Laboratory Diagnosis of Tuberculosis: Comparative Evaluation of Traditional and Molecular Methods

Tuberculosis (TB), caused by Mycobacterium tuberculosis, remains a major global health concern, particularly in 
low- and middle-income countries. Early and accurate diagnosis is essential for effective treatment, prevention of 
transmission, and control of drug-resistant strains. This review critically evaluates laboratory diagnostic approaches 
for TB, focusing on traditional methods such as sputum smear microscopy, culture techniques, and histopathology, 
alongside advanced molecular methods including cartridge-based nucleic acid amplification tests (CBNAAT), 
Truenat, line probe assays (LPA), and whole genome sequencing (WGS).
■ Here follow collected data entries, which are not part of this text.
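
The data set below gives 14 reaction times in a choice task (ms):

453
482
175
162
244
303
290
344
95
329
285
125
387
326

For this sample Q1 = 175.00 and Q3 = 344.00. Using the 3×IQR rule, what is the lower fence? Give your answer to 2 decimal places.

-332.00

IQR = Q3 − Q1 = 344.00 − 175.00 = 169.00.
Lower fence = Q1 − 3·IQR = 175.00 − 507.00 = -332.00.
Upper fence = Q3 + 3·IQR = 344.00 + 507.00 = 851.00.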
Traditional methods, though cost-effective 
and widely accessible, are limited by low sensitivity and prolonged turnaround times. In contrast, molecular 
techniques provide rapid, sensitive, and specific detection, including early identification of drug resistance, which 
is crucial for managing multidrug-resistant TB. The review also explores the pathophysiology and morphology of 
TB, highlighting their relevance in diagnostic interpretation. Clinical features, complications, and laboratory 
monitoring strategies are discussed to emphasize the importance of integrated diagnostic approaches. The role of 
laboratory systems in treatment monitoring, public health surveillance, and prevention strategies is critically 
analyzed. Despite significant advancements, challenges such as cost, infrastructure requirements, and accessibility 
limit the widespread implementation of molecular diagnostics. Therefore, a combined approach integrating both 
traditional and molecular methods is essential to optimize diagnostic accuracy and patient outcomes. Future 
research should focus on point-of-care technologies, biomarker discovery, and cost-effective diagnostic solutions 
to strengthen TB control programs globally.